When the economy is strong and many jobs are available, our creativity is often put to rest. We find out what other people are offering, and shop for jobs like we shop for apples. When we find one that looks good, we choose it. When the economy is weak and few jobs are available, our creativity is heightened; if not, we succumb to mental depression and visions of Hooverville. So keeping an upbeat attitude is not just half the battle, it’s the whole shebang.
Our Friday morning, post-yoga breakfast group consists of aging men who love to talk, but not about sports or cars. This group, as a post-yoga group would, talks metaphysics, personality disorders, recent surgeries, the benefits and liabilities of bacon, the humor of tragedy and – based on the jokes that are told – the tragedy of humor.
As to the depression survival ideas, they flowed forth in abundance. “Dumpster diving for pizzas outside Pizza Shack,” said Michael. “Growing bean sprouts, the super health food,” said Scott. “Writing financial bailout applications,” offered George. “I plan to be a beggar, and pray,” Ed said, bowing his head. “I’m moving to the jungle and going naked,” Mike pronounced. I suggested, “Selling Danishes from a pushcart, also roasted chestnuts and pretzels.” “I already have my depression job,” said Ira, “I teach school in Vallejo.”

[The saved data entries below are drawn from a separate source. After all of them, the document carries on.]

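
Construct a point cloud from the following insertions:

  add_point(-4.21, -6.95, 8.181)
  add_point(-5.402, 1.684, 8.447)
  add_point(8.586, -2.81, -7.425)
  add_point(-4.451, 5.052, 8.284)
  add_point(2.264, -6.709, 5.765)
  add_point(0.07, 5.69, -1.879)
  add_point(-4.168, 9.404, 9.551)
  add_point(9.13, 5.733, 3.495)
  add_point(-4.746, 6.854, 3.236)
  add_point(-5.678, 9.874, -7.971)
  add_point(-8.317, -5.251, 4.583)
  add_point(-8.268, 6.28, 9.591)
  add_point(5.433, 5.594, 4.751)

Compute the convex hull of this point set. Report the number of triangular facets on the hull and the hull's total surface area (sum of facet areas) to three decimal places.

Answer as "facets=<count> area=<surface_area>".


facets=12 area=994.228

8 of the 13 inputs are extreme points: [0, 2, 4, 6, 7, 9, 10, 11].

Facet areas (half cross-product norm):
  f1: (p11, p9, p10) → 111.4627
  f2: (p2, p9, p10) → 171.3818
  f3: (p2, p9, p7) → 123.7405
  f4: (p6, p9, p7) → 125.6482
  f5: (p6, p11, p9) → 45.2993
  f6: (p4, p2, p7) → 90.2856
  f7: (p4, p6, p7) → 104.2632
  f8: (p0, p4, p6) → 56.7348
  f9: (p0, p6, p11) → 33.6683
  f10: (p0, p11, p10) → 35.9381
  f11: (p0, p2, p10) → 58.6633
  f12: (p0, p4, p2) → 37.1419
Σ area = 994.228

Euler characteristic 8−18+12 = 2 ✓


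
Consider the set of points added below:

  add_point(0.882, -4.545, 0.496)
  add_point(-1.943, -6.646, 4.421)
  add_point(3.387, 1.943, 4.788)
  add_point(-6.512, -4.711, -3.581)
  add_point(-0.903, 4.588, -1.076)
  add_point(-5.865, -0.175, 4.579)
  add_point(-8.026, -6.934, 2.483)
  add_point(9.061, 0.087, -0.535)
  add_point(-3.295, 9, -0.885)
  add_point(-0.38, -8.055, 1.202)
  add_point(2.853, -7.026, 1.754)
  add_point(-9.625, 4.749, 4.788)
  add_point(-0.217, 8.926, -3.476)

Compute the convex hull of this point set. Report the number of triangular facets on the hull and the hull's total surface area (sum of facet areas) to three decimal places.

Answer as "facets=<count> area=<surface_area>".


facets=16 area=610.940

Points on the hull: [1, 2, 3, 6, 7, 8, 9, 10, 11, 12] (10 of 13).

Area of each hull facet:
  f1: (p12, p3, p7) → 93.7760
  f2: (p2, p12, p7) → 45.2975
  f3: (p6, p3, p11) → 39.5638
  f4: (p6, p3, p9) → 24.5773
  f5: (p10, p2, p7) → 34.8830
  f6: (p10, p3, p7) → 51.4802
  f7: (p10, p3, p9) → 11.0093
  f8: (p8, p2, p11) → 52.5416
  f9: (p8, p2, p12) → 22.4149
  f10: (p8, p3, p11) → 60.3270
  f11: (p8, p12, p3) → 28.8348
  f12: (p1, p10, p2) → 25.6972
  f13: (p1, p6, p9) → 12.2051
  f14: (p1, p10, p9) → 6.5464
  f15: (p1, p2, p11) → 63.4051
  f16: (p1, p6, p11) → 38.3810
Σ area = 610.940

Euler: V−E+F = 10−24+16 = 2.


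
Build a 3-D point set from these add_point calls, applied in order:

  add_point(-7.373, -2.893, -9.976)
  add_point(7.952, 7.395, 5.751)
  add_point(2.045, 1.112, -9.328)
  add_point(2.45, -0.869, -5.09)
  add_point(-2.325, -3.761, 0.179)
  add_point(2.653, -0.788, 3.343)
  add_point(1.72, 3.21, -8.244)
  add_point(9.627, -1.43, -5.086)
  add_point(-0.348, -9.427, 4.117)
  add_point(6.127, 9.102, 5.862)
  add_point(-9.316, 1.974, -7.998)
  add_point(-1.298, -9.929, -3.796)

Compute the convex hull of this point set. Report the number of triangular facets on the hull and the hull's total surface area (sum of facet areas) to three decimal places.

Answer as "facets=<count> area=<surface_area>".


Hull vertices (9/12): indices [0, 1, 2, 6, 7, 8, 9, 10, 11].

Per-facet area ½‖(b−a)×(c−a)‖:
  f1: (p8, p9, p10) → 174.1097
  f2: (p8, p11, p7) → 55.4618
  f3: (p0, p8, p10) → 46.9324
  f4: (p0, p8, p11) → 36.5052
  f5: (p1, p9, p7) → 14.7158
  f6: (p1, p8, p7) → 108.4676
  f7: (p1, p8, p9) → 22.5236
  f8: (p6, p9, p10) → 84.3788
  f9: (p6, p9, p7) → 72.6106
  f10: (p2, p11, p7) → 56.4068
  f11: (p2, p0, p11) → 54.7985
  f12: (p2, p6, p7) → 10.6699
  f13: (p2, p0, p10) → 28.6935
  f14: (p2, p6, p10) → 13.2240
Σ area = 779.498

Euler characteristic 9−21+14 = 2 ✓

facets=14 area=779.498


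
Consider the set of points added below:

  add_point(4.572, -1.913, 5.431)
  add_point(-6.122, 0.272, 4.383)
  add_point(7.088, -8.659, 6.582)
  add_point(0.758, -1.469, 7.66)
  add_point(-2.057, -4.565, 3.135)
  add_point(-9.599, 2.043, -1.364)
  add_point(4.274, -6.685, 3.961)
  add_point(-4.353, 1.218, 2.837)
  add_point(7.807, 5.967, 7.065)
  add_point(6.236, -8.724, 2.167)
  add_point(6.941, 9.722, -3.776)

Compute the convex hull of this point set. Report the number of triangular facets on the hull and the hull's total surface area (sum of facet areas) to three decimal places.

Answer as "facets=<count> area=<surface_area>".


Hull vertices (8/11): indices [1, 2, 3, 4, 5, 8, 9, 10].

Facet areas (half cross-product norm):
  f1: (p10, p8, p5) → 103.8478
  f2: (p10, p9, p5) → 157.4343
  f3: (p1, p8, p5) → 45.7827
  f4: (p1, p3, p8) → 36.4262
  f5: (p2, p3, p8) → 49.2984
  f6: (p2, p10, p8) → 80.6387
  f7: (p2, p10, p9) → 41.8563
  f8: (p2, p1, p3) → 27.0104
  f9: (p4, p2, p9) → 20.9353
  f10: (p4, p2, p1) → 21.6924
  f11: (p4, p9, p5) → 28.1498
  f12: (p4, p1, p5) → 20.9784
Σ area = 634.051

Euler characteristic 8−18+12 = 2 ✓

facets=12 area=634.051


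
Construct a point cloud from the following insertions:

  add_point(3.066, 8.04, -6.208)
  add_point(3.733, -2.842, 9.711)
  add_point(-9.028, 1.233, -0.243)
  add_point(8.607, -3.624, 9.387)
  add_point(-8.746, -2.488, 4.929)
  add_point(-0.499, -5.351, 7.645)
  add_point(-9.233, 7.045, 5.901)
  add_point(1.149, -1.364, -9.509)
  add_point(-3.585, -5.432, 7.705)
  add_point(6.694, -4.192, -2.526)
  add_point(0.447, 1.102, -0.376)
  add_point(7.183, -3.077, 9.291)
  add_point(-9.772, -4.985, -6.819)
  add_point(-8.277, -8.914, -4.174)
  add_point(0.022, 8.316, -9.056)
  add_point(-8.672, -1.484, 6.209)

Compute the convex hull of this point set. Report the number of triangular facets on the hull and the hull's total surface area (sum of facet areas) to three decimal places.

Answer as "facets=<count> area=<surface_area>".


Points on the hull: [0, 1, 3, 4, 5, 6, 7, 8, 9, 12, 13, 14, 15] (13 of 16).

Area of each hull facet:
  f1: (p7, p14, p12) → 56.6238
  f2: (p6, p14, p12) → 128.9584
  f3: (p13, p7, p12) → 29.2357
  f4: (p0, p7, p14) → 20.2361
  f5: (p0, p6, p3) → 162.0389
  f6: (p0, p6, p14) → 36.0878
  f7: (p9, p13, p3) → 91.8616
  f8: (p9, p13, p7) → 61.6715
  f9: (p9, p0, p3) → 77.1446
  f10: (p9, p0, p7) → 47.3381
  f11: (p1, p6, p3) → 22.3860
  f12: (p1, p8, p3) → 11.0080
  f13: (p5, p13, p3) → 48.5110
  f14: (p5, p8, p3) → 3.7489
  f15: (p5, p8, p13) → 19.1923
  f16: (p15, p1, p6) → 54.5533
  f17: (p15, p1, p8) → 21.8476
  f18: (p4, p8, p13) → 36.5169
  f19: (p4, p15, p8) → 5.3173
  f20: (p4, p13, p12) → 27.6797
  f21: (p4, p6, p12) → 55.1609
  f22: (p4, p15, p6) → 5.6555
Σ area = 1022.774

Check V−E+F: 13 − 33 + 22 = 2.

facets=22 area=1022.774


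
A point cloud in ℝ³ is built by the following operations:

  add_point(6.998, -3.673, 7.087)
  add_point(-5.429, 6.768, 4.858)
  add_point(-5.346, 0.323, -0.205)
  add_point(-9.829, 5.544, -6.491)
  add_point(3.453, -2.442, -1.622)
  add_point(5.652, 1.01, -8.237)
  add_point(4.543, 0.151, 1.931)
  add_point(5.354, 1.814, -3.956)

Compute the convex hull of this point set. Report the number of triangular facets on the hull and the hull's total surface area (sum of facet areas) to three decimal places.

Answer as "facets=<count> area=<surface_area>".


facets=10 area=490.608

7 of the 8 inputs are extreme points: [0, 1, 2, 3, 4, 5, 7].

Triangle areas on the boundary:
  f1: (p1, p5, p3) → 96.9179
  f2: (p4, p5, p3) → 61.3063
  f3: (p4, p5, p0) → 25.0933
  f4: (p7, p5, p0) → 16.9889
  f5: (p7, p1, p0) → 88.1287
  f6: (p7, p1, p5) → 23.1652
  f7: (p2, p4, p3) → 37.2207
  f8: (p2, p4, p0) → 42.8232
  f9: (p2, p1, p3) → 38.1805
  f10: (p2, p1, p0) → 60.7831
Σ area = 490.608

Euler characteristic 7−15+10 = 2 ✓


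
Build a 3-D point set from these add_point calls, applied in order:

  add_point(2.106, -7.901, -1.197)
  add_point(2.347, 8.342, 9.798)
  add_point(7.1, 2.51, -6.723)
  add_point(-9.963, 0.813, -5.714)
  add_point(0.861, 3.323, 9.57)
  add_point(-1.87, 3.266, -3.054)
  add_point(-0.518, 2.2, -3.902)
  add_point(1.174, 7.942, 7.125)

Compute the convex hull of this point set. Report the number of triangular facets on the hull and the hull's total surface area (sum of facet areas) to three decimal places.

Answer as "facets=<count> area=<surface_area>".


7 of the 8 inputs are extreme points: [0, 1, 2, 3, 4, 5, 7].

Area of each hull facet:
  f1: (p0, p2, p3) → 95.6359
  f2: (p1, p0, p2) → 112.9727
  f3: (p4, p0, p3) → 117.0413
  f4: (p4, p1, p3) → 46.8155
  f5: (p4, p1, p0) → 29.3303
  f6: (p7, p1, p3) → 10.3126
  f7: (p7, p1, p2) → 17.2225
  f8: (p5, p2, p3) → 30.4452
  f9: (p5, p7, p3) → 40.6124
  f10: (p5, p7, p2) → 56.0091
Σ area = 556.397

Check V−E+F: 7 − 15 + 10 = 2.

facets=10 area=556.397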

All of us have things we know and things we can do. Some can cook, some know how to plant a vegetable garden. Others can fix a motor, build a table, wire a lamp, make a birdhouse, climb trees, whistle, recite poetry from memory, train dogs and so forth. Some of these things are useful in predepression jobs, but all are useful all the time to someone. In a depression, all these things form the deep pool of human talent that overcomes famine, war and disease. As the monetary system shifts and changes, it’s human talent that always saves the day and rescues humanity from the clutches of disaster. Except on Seinfeld.
Money, after all, is just a token for objects and activities. It has no intrinsic existence of its own, which is why it has any value at all. As a token, it can be used for anything, and thereby assume any form. This magical quality has made money the biggest celebrity of human culture. We think nothing of throwing away a dollar’s worth of leftovers, but would never throw away a dollar bill. This is because we know that leftovers are just leftovers, but a dollar bill can be anything.
In a depression economy, talents and ambition matter all the more. The talents don’t have to be extraordinary, because we simply need what others can do and others need what we can do. Our common humanity becomes more obvious, our need for each other more plain. Like Kramer tells Jerry, “I’m your buddy!”